Séculos afora, a vaidade em cada busto, em cada retrato ou documento de feito.
Estou voltando. Fiz
muitos amigos e a minha ultima manhã em Amsterdam foi de encontro com uma
brasileira que está lá há 18 anos – tem “zilhões” de brasileiros por lá e pela
Europa toda tentando ser diferentes – e ela já não sabe mais porque está lá. Me
disse que está muito difícil continuar convivendo com o estresse cotidiano, com
as pessoas frias e enlouquecidas com seus trabalhos e suas bicicletas esperando
o fim do dia para chegar em casa, dormir e acordar para um dia louco do mesmo
jeito. Enquanto eu conversava com ela, na portaria tinha um policial pedindo
informações sobre o roubo do hotel ao lado na noite anterior. Eu estava em
Amsterdam e o ser humano também estava lá comigo.
Estou voltando,
encantada com as flores cultivadas pelas pessoas que tentam ser diferentes
exercendo a paciência, ganhando seu pouco salário para dar amor suficiente para
que elas sejam as mais coloridas e perfumadas e na minha clássica ingenuidade,
prefiro esquecer os insumos.
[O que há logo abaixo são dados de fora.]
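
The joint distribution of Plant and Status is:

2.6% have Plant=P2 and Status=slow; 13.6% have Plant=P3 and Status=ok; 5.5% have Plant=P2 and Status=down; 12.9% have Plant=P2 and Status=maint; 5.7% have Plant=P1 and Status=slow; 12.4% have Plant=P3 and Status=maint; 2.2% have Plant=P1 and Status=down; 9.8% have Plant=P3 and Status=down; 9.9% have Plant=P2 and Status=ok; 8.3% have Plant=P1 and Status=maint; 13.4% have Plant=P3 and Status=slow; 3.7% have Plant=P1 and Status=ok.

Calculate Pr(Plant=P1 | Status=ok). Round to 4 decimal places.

P(Status=ok) = 0.037 + 0.099 + 0.136 = 0.272.
P(Plant=P1 | Status=ok) = 0.037/0.272 = 0.1360.

0.1360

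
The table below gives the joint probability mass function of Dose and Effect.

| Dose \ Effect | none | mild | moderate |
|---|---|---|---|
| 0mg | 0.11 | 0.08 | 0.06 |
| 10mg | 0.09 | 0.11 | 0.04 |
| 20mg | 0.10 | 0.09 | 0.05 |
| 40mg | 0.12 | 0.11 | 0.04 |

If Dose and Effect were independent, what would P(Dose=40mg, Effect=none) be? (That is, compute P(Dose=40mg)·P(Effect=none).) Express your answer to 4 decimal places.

P(Dose=40mg) = 0.12 + 0.11 + 0.04 = 0.27.
P(Effect=none) = 0.11 + 0.09 + 0.10 + 0.12 = 0.42.
Product: 0.27 × 0.42 = 0.1134.

0.1134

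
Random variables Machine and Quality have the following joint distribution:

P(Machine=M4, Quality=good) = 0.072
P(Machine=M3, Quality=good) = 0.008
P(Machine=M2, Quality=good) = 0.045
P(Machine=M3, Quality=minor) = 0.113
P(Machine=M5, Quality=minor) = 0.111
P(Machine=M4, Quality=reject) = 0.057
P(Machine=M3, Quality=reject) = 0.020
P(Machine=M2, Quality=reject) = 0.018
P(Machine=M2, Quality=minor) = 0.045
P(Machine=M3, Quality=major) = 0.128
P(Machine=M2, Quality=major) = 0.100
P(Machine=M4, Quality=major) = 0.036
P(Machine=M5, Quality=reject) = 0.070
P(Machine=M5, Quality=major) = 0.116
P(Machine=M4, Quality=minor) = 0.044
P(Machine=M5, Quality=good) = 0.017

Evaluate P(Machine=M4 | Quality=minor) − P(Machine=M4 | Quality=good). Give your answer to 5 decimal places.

P(Quality=minor) = 0.045 + 0.113 + 0.044 + 0.111 = 0.313; P(Machine=M4 | Quality=minor) = 0.044/0.313 = 0.140575.
P(Quality=good) = 0.045 + 0.008 + 0.072 + 0.017 = 0.142; P(Machine=M4 | Quality=good) = 0.072/0.142 = 0.507042.
Difference = -0.36647.

-0.36647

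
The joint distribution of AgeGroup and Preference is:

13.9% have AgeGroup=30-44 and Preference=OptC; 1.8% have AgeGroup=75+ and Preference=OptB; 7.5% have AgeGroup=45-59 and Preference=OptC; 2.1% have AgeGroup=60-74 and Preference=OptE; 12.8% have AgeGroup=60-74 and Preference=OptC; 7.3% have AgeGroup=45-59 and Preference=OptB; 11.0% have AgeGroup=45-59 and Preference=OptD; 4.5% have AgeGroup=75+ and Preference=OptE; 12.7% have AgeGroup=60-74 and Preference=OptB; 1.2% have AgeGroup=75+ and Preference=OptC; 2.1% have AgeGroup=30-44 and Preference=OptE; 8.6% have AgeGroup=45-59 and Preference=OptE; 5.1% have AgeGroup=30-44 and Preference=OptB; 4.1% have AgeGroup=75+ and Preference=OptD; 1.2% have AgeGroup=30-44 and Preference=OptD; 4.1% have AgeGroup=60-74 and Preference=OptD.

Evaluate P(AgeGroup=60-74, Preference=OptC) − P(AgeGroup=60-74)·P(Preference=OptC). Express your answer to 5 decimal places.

0.01578

P(AgeGroup=60-74) = 0.127 + 0.128 + 0.041 + 0.021 = 0.317.
P(Preference=OptC) = 0.139 + 0.075 + 0.128 + 0.012 = 0.354.
P(AgeGroup=60-74, Preference=OptC) − P(AgeGroup=60-74)P(Preference=OptC) = 0.128 − 0.317×0.354 = 0.01578.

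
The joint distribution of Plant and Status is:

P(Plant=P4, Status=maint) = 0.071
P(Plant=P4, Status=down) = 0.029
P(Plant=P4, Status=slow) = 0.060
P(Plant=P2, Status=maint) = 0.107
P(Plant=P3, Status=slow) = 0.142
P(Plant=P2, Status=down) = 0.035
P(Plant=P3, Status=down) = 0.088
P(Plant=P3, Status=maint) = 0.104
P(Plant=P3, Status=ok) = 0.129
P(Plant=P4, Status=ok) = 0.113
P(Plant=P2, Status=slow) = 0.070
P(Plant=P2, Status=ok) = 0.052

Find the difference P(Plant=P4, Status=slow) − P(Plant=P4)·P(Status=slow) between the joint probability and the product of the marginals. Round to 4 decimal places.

P(Plant=P4) = 0.113 + 0.060 + 0.029 + 0.071 = 0.273.
P(Status=slow) = 0.070 + 0.142 + 0.060 = 0.272.
P(Plant=P4, Status=slow) − P(Plant=P4)P(Status=slow) = 0.060 − 0.273×0.272 = -0.0143.

-0.0143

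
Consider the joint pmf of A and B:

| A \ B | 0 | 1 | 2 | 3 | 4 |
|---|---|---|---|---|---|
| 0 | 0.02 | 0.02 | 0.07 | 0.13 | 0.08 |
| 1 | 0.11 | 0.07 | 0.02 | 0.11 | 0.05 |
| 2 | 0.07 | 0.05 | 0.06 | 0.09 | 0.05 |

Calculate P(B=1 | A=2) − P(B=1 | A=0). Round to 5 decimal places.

0.09375

P(A=2) = 0.07 + 0.05 + 0.06 + 0.09 + 0.05 = 0.32; P(B=1 | A=2) = 0.05/0.32 = 0.156250.
P(A=0) = 0.02 + 0.02 + 0.07 + 0.13 + 0.08 = 0.32; P(B=1 | A=0) = 0.02/0.32 = 0.062500.
Difference = 0.09375.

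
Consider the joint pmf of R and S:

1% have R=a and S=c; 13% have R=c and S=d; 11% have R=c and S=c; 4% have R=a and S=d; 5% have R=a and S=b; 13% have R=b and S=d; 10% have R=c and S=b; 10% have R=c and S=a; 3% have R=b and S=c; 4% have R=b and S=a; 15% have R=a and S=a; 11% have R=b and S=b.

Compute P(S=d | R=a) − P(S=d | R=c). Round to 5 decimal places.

P(R=a) = 0.15 + 0.05 + 0.01 + 0.04 = 0.25; P(S=d | R=a) = 0.04/0.25 = 0.160000.
P(R=c) = 0.10 + 0.10 + 0.11 + 0.13 = 0.44; P(S=d | R=c) = 0.13/0.44 = 0.295455.
Difference = -0.13545.

-0.13545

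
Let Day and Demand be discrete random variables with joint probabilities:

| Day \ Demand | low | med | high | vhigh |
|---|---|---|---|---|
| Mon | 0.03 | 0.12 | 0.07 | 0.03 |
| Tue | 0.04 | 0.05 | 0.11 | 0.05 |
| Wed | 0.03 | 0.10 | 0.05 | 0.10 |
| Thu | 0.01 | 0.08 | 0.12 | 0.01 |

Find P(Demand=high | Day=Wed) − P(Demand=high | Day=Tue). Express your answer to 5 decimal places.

-0.26143

P(Day=Wed) = 0.03 + 0.10 + 0.05 + 0.10 = 0.28; P(Demand=high | Day=Wed) = 0.05/0.28 = 0.178571.
P(Day=Tue) = 0.04 + 0.05 + 0.11 + 0.05 = 0.25; P(Demand=high | Day=Tue) = 0.11/0.25 = 0.440000.
Difference = -0.26143.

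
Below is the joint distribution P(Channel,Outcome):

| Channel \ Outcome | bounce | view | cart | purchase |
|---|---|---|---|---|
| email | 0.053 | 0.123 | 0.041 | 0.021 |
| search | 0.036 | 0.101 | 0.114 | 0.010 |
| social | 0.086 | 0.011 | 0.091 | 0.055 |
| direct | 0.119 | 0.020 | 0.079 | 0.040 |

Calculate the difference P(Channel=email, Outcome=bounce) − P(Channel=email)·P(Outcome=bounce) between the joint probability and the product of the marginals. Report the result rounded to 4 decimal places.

-0.0170

P(Channel=email) = 0.053 + 0.123 + 0.041 + 0.021 = 0.238.
P(Outcome=bounce) = 0.053 + 0.036 + 0.086 + 0.119 = 0.294.
P(Channel=email, Outcome=bounce) − P(Channel=email)P(Outcome=bounce) = 0.053 − 0.238×0.294 = -0.0170.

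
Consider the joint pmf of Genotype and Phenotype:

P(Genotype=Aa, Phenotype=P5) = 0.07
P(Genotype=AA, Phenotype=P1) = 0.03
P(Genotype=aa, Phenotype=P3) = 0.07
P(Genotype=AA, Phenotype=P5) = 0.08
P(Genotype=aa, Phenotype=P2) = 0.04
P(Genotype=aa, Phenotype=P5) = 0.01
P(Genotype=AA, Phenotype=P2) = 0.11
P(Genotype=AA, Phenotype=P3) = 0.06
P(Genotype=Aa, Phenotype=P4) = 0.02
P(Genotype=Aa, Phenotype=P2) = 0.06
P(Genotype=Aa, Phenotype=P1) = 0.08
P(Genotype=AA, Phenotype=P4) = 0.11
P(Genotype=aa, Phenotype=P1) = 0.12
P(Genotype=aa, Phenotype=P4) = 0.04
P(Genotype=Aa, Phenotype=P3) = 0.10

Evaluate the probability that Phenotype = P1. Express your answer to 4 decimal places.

P(Phenotype=P1) = 0.03 + 0.08 + 0.12 = 0.23.

0.2300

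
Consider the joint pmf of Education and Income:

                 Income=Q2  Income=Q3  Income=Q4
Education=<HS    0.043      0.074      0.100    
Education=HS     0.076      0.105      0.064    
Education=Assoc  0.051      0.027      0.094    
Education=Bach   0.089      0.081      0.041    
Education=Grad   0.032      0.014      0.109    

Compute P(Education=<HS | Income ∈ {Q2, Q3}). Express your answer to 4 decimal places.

P(Income=Q2) = 0.043 + 0.076 + 0.051 + 0.089 + 0.032 = 0.291.
P(Income=Q3) = 0.074 + 0.105 + 0.027 + 0.081 + 0.014 = 0.301.
P(Income ∈ {Q2, Q3}) = 0.291 + 0.301 = 0.592; P(Education=<HS, Income ∈ {Q2, Q3}) = 0.043 + 0.074 = 0.117.
P(Education=<HS | Income ∈ {Q2, Q3}) = 0.117/0.592 = 0.1976.

0.1976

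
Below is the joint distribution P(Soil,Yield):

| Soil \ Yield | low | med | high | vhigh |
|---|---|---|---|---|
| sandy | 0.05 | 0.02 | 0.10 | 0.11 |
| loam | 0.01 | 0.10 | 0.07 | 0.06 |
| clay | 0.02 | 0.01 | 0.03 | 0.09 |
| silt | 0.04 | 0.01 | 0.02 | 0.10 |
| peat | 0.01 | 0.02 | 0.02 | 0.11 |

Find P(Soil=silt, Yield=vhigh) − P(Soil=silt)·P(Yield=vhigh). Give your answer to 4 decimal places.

0.0201

P(Soil=silt) = 0.04 + 0.01 + 0.02 + 0.10 = 0.17.
P(Yield=vhigh) = 0.11 + 0.06 + 0.09 + 0.10 + 0.11 = 0.47.
P(Soil=silt, Yield=vhigh) − P(Soil=silt)P(Yield=vhigh) = 0.10 − 0.17×0.47 = 0.0201.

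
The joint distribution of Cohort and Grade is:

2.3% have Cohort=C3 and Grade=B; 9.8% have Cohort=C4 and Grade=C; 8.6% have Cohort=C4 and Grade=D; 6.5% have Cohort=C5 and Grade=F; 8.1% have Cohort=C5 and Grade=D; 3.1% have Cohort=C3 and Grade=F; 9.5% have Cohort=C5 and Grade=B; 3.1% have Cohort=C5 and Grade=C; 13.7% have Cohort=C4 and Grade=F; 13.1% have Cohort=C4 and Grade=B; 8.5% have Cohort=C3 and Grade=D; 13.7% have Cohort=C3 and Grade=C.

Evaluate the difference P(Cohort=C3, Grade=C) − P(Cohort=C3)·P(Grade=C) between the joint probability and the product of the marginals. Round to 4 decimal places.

0.0636

P(Cohort=C3) = 0.023 + 0.137 + 0.085 + 0.031 = 0.276.
P(Grade=C) = 0.137 + 0.098 + 0.031 = 0.266.
P(Cohort=C3, Grade=C) − P(Cohort=C3)P(Grade=C) = 0.137 − 0.276×0.266 = 0.0636.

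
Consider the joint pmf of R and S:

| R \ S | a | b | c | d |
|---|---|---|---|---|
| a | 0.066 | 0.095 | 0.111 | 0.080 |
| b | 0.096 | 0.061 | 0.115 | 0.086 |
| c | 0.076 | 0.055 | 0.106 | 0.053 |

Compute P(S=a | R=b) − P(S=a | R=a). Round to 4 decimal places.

P(R=b) = 0.096 + 0.061 + 0.115 + 0.086 = 0.358; P(S=a | R=b) = 0.096/0.358 = 0.26816.
P(R=a) = 0.066 + 0.095 + 0.111 + 0.080 = 0.352; P(S=a | R=a) = 0.066/0.352 = 0.18750.
Difference = 0.0807.

0.0807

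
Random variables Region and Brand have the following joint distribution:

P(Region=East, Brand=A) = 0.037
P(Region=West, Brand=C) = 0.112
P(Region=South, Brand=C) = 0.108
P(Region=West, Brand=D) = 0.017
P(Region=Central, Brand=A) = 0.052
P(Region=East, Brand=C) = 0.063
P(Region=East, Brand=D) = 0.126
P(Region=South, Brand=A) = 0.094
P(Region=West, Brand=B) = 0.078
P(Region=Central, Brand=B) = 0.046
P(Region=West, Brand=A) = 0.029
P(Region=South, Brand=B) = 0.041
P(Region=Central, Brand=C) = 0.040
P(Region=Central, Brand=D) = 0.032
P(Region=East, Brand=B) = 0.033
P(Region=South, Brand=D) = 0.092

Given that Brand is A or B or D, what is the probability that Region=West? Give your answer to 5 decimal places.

P(Brand=A) = 0.094 + 0.037 + 0.029 + 0.052 = 0.212.
P(Brand=B) = 0.041 + 0.033 + 0.078 + 0.046 = 0.198.
P(Brand=D) = 0.092 + 0.126 + 0.017 + 0.032 = 0.267.
P(Brand ∈ {A, B, D}) = 0.212 + 0.198 + 0.267 = 0.677; P(Region=West, Brand ∈ {A, B, D}) = 0.029 + 0.078 + 0.017 = 0.124.
P(Region=West | Brand ∈ {A, B, D}) = 0.124/0.677 = 0.18316.

0.18316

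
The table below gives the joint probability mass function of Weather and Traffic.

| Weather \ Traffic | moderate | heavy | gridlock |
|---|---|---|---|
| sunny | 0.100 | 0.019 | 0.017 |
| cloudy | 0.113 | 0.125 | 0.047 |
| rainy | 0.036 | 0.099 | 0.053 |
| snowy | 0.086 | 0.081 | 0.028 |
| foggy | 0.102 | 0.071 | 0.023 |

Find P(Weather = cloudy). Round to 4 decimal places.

P(Weather=cloudy) = 0.113 + 0.125 + 0.047 = 0.285.

0.2850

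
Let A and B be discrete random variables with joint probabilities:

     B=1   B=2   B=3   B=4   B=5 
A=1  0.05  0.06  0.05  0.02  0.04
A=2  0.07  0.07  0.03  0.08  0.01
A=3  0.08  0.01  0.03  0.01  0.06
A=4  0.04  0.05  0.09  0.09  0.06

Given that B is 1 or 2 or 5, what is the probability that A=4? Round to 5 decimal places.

P(B=1) = 0.05 + 0.07 + 0.08 + 0.04 = 0.24.
P(B=2) = 0.06 + 0.07 + 0.01 + 0.05 = 0.19.
P(B=5) = 0.04 + 0.01 + 0.06 + 0.06 = 0.17.
P(B ∈ {1, 2, 5}) = 0.24 + 0.19 + 0.17 = 0.60; P(A=4, B ∈ {1, 2, 5}) = 0.04 + 0.05 + 0.06 = 0.15.
P(A=4 | B ∈ {1, 2, 5}) = 0.15/0.60 = 0.25000.

0.25000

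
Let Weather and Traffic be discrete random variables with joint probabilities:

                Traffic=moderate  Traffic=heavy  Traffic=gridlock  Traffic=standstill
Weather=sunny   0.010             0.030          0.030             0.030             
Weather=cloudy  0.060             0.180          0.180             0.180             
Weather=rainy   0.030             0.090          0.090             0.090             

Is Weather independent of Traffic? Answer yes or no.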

Volto encantada com a força que o europeu tem para
enfrentar o frio, como eles são práticos e inteligentes para driblar situações
difíceis, tempos difíceis. Como eles sabem viver com pouco. Eu disse pouco,
embora eu conheça a história do nada.
Volto com seletos
amigos novos e antigos reforçados na minha vontade de conviver em alegria com
pessoas puras de riso aberto e vontade de viver cada minuto que nos resta da
existência. Volto mais certa que não quero sorrir de graça para gente sem
graça. Que me basto e que num suspiro afasto o que não quero viver e com quem
não quero viver. Meu tempo não sei quanto é e o quanto for é precioso demais
para dar pérolas ao nome que não quero dizer aqui. Não sou incondicional – que
feio né? – mas abraço apertado a condição de ser humano pronto a quem quiser o
que tenho para dar, fora isso saio pra passear.
Voltei apaixonada por
nada, apaixonada por ela, por ele, por tudo. Me apaixonei, senti meu coração
vibrar, tive vontade de chorar de ficar de sentir. Apaixonada por sorrir, por
rir muito. Por rir. Rir. Viver sem graça é uma desgraça, uma ameaça, uma
trapaça.
*Jussara Hadadd
Psicoterapeuta. Escritora. Filósofa Clínica.